The wind turbines and transmission lines that are essential to power the renewable energy alter the scenic landscape, she adds, “so there’s always a conversation about where to put those things.”
The cost of building transmission lines is also a consideration for many proposed projects. Southern Alberta already has a fairly good grid, but as Stachiw says, “there are only so many spots you can connect a large wind farm.”
Then there are other potential investors who could be waiting for the price of renewable electricity to start rising. TransAlta still owns the land lease at Cowley Ridge, and may yet repower the site, but Aviles says that for the time being the company is focusing on other investments.

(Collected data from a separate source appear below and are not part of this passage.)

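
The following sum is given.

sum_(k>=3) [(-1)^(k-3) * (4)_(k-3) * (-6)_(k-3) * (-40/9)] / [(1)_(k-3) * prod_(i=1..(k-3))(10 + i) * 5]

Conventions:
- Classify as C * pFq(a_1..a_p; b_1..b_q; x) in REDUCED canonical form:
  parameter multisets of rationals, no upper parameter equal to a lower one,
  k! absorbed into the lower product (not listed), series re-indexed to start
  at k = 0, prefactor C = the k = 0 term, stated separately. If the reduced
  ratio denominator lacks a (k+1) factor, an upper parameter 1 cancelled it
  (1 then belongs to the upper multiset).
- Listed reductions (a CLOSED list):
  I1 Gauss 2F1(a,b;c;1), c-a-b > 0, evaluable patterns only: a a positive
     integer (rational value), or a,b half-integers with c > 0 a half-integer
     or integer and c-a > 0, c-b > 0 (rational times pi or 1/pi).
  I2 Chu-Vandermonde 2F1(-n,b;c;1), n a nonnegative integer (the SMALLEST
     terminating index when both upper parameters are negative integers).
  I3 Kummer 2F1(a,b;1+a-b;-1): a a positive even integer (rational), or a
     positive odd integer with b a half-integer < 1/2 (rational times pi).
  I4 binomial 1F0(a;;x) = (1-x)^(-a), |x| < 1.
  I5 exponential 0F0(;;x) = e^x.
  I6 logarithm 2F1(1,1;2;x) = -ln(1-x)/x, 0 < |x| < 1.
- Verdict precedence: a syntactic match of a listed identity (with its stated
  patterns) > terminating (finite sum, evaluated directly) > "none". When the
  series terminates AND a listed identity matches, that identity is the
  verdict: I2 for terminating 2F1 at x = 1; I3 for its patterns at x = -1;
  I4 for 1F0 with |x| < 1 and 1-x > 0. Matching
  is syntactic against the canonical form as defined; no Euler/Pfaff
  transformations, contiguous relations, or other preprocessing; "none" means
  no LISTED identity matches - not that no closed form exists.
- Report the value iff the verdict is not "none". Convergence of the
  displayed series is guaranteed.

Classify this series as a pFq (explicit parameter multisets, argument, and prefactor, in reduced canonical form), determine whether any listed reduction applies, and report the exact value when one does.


The tell: t_0 = -8/9 here, and the constant factors (prefactor -8/9) combine into one prefactor.
Ratio: r(k) = (-1) * (k-6) (k+4) / [(k+11) (k+1)] ; factor over Q: parameters, x = (-1), and C = -8/9.

x = -1 here; the reduced form reads 2F1, upper {-6, 4}, lower {11}, C = -8/9. Verdict: the Kummer evaluation I3 fires (x = -1; c = 11 equals 1+a-b for upper {-6, 4}: listed pattern). Value: -20/3.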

But those obstacles seem minor when compared to the steady winds of energy transformation in Alberta. The future is bright for the energy market in the province’s south, and it will be powered by an ever-increasing percentage of renewable energy.
Here Comes the Sun
In January 2018, the first utility scale solar project in Western Canada began feeding renewable energy into Alberta’s electricity grid. The Brooks Solar project – in the prairie landscape of Newell County, about 200 kilometres east of Calgary – is a 17 MW solar farm with nearly 50,000 solar panels that can power up to 3,000 homes.

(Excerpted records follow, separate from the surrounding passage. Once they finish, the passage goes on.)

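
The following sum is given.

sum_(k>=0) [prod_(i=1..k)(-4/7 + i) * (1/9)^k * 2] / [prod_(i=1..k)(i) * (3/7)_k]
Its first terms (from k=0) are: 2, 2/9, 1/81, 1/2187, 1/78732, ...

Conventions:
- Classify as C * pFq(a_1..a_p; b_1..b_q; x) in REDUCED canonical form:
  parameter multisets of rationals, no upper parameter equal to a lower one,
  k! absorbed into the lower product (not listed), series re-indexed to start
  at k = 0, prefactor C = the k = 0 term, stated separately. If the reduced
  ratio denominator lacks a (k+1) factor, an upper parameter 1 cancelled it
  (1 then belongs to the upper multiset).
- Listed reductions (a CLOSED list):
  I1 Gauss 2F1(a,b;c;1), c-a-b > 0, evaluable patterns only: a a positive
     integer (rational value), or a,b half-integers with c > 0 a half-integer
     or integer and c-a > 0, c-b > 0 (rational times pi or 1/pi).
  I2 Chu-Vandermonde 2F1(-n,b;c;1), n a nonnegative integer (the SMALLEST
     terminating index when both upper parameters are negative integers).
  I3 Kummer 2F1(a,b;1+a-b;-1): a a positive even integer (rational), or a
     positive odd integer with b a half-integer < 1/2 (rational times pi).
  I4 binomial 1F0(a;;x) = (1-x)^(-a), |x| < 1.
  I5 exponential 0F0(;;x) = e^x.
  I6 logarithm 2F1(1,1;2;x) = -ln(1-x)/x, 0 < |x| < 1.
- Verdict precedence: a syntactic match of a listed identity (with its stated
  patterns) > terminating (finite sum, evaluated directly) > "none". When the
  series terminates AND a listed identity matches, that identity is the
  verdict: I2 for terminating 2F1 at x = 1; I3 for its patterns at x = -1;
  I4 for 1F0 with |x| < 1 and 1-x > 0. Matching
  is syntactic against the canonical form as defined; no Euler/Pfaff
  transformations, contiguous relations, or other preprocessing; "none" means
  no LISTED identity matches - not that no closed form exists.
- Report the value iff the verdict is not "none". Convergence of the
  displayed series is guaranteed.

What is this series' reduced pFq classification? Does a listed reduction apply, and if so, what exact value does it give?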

The provincial government hopes the $30-million project will be the first of many and in October 2018 put out a request for proposals (RFP) to procure about 55 per cent of the government’s annual electricity needs through solar power equivalents. Through this RFP, the government plans to purchase renewable energy certificates (RECs) equivalent to 135,000 MWh of solar-generated electricity each year for the next 20 years – enough electricity to power 18,750 homes annually – and anticipates having the solar project contracts in place in early 2019.